税 務 関 連 情 報

2003年10月20日-001
タンス株を悪用した節税法を野放しでいいのか!!

 いま証券関係者の間でタンス株を使った節税方法が話題となっている。今年から株式譲渡益が申告分離課税に一本化され、投資家が申告する手間を考慮して特定口座制度が設けられた。同制度の源泉徴収口座を利用すれば申告が不要となる。この特定口座について、今年の税制改正でいわゆるタンス株の受入れが可能となったことが節税法の発端である。タンス株とは、基本的には本券を自分で持っている上場株式等をいう。

 問題なのは、このタンス株を特定口座に受け入れる際の取得価格を決める方法にみなし取得価格も認めてしまったことにある。みなし取得価格とは、2001年9月30日以前に取得した上場株式を2003年1月1日から2010年12月31日までの間に譲渡した場合は、2001年10月1日の終値の80%を取得価格とすることができる特例である。この特例は実際の取得費が分かっている場合でも選択できるのだ。

 本来は2001年10月1日以降に取得した上場株式には適用できないみなし取得価格をタンス株にも認めてしまったことが“諸悪の根源”なのだ。具体な節税法は、時価が2001年10月1日時点の価格(みなし取得価格)よりも下落した株式を購入し、いったん現物の株式として持った後で、タンス株として特定口座に入れる。その後売却すれば、みなし取得価格と売却額との差額が売却損となる。いわば「架空の売却損」である。
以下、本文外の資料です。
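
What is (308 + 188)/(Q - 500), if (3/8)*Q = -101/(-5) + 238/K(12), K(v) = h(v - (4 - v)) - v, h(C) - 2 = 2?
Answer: -3720/3941 ≈ -0.94392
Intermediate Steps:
h(C) = 4 (h(C) = 2 + 2 = 4)
K(v) = 4 - v
Q = -382/15 (Q = 8*(-101/(-5) + 238/(4 - 1*12))/3 = 8*(-101*(-⅕) + 238/(4 - 12))/3 = 8*(101/5 + 238/(-8))/3 = 8*(101/5 + 238*(-⅛))/3 = 8*(101/5 - 119/4)/3 = (8/3)*(-191/20) = -382/15 ≈ -25.467)
(308 + 188)/(Q - 500) = (308 + 188)/(-382/15 - 500) = 496/(-7882/15) = 496*(-15/7882) = -3720/3941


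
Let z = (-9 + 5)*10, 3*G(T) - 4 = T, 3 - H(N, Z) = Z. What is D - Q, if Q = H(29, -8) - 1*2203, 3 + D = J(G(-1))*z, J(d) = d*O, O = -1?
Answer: 2229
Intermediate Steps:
H(N, Z) = 3 - Z
G(T) = 4/3 + T/3
z = -40 (z = -4*10 = -40)
J(d) = -d (J(d) = d*(-1) = -d)
D = 37 (D = -3 - (4/3 + (1/3)*(-1))*(-40) = -3 - (4/3 - 1/3)*(-40) = -3 - 1*1*(-40) = -3 - 1*(-40) = -3 + 40 = 37)
Q = -2192 (Q = (3 - 1*(-8)) - 1*2203 = (3 + 8) - 2203 = 11 - 2203 = -2192)
D - Q = 37 - 1*(-2192) = 37 + 2192 = 2229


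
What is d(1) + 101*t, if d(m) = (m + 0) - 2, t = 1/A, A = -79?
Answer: -180/79 ≈ -2.2785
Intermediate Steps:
t = -1/79 (t = 1/(-79) = -1/79 ≈ -0.012658)
d(m) = -2 + m (d(m) = m - 2 = -2 + m)
d(1) + 101*t = (-2 + 1) + 101*(-1/79) = -1 - 101/79 = -180/79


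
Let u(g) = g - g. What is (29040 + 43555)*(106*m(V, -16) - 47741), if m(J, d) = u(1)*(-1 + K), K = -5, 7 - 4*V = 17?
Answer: -3465757895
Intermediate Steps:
V = -5/2 (V = 7/4 - 1/4*17 = 7/4 - 17/4 = -5/2 ≈ -2.5000)
u(g) = 0
m(J, d) = 0 (m(J, d) = 0*(-1 - 5) = 0*(-6) = 0)
(29040 + 43555)*(106*m(V, -16) - 47741) = (29040 + 43555)*(106*0 - 47741) = 72595*(0 - 47741) = 72595*(-47741) = -3465757895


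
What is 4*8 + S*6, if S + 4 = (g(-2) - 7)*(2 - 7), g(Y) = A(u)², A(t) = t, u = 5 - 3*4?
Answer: -1252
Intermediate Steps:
u = -7 (u = 5 - 12 = -7)
g(Y) = 49 (g(Y) = (-7)² = 49)
S = -214 (S = -4 + (49 - 7)*(2 - 7) = -4 + 42*(-5) = -4 - 210 = -214)
4*8 + S*6 = 4*8 - 214*6 = 32 - 1284 = -1252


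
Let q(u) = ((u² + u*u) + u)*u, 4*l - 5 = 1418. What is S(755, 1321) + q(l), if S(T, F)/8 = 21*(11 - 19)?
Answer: 2885480817/32 ≈ 9.0171e+7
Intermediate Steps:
S(T, F) = -1344 (S(T, F) = 8*(21*(11 - 19)) = 8*(21*(-8)) = 8*(-168) = -1344)
l = 1423/4 (l = 5/4 + (¼)*1418 = 5/4 + 709/2 = 1423/4 ≈ 355.75)
q(u) = u*(u + 2*u²) (q(u) = ((u² + u²) + u)*u = (2*u² + u)*u = (u + 2*u²)*u = u*(u + 2*u²))
S(755, 1321) + q(l) = -1344 + (1423/4)²*(1 + 2*(1423/4)) = -1344 + 2024929*(1 + 1423/2)/16 = -1344 + (2024929/16)*(1425/2) = -1344 + 2885523825/32 = 2885480817/32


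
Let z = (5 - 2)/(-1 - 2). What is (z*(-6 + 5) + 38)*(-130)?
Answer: -5070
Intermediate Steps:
z = -1 (z = 3/(-3) = 3*(-1/3) = -1)
(z*(-6 + 5) + 38)*(-130) = (-(-6 + 5) + 38)*(-130) = (-1*(-1) + 38)*(-130) = (1 + 38)*(-130) = 39*(-130) = -5070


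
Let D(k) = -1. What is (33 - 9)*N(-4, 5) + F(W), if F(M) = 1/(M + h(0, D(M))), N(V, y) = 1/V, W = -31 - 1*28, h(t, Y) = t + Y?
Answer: -361/60 ≈ -6.0167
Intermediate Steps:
h(t, Y) = Y + t
W = -59 (W = -31 - 28 = -59)
F(M) = 1/(-1 + M) (F(M) = 1/(M + (-1 + 0)) = 1/(M - 1) = 1/(-1 + M))
(33 - 9)*N(-4, 5) + F(W) = (33 - 9)/(-4) + 1/(-1 - 59) = 24*(-¼) + 1/(-60) = -6 - 1/60 = -361/60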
 一方、今年1月1日以後に上場株式を譲渡したことで生じた損失金額のうち、その年に控除し切れない金額は翌年以後3年間にわたって繰越控除できることになっている。みなし取得価格から80、90%下落している株式は珍しくないから、意図的に売却損を作ればほとんどの投資家が課税を逃れることが可能になる。法律の隙間を突いた合法的な節税策ではあるが、節税のためにしか利用しない株式売買を野放しにしておいていいのだろうか。

 実をいえば、先週発行された週刊ダイヤモンド(10月18日号)が「株式売却益の税金を今後5年間タダにする方法」として紹介しているのだが、文中に国税庁の見解も示し「巨額な節税以外は黙認される見通し」として節税方法を薦めている。法律の不備とはいえ、課税を逃れることに巨額も少額もあるものか。社会的に責任ある週刊誌なら、節税法の紹介に得意になる前に、国税当局に法の不備を早急に穴埋めするように求めるべきである。もっとも、これだけ喧伝すれば、国税当局も何らかの対応を迫られることになるか…。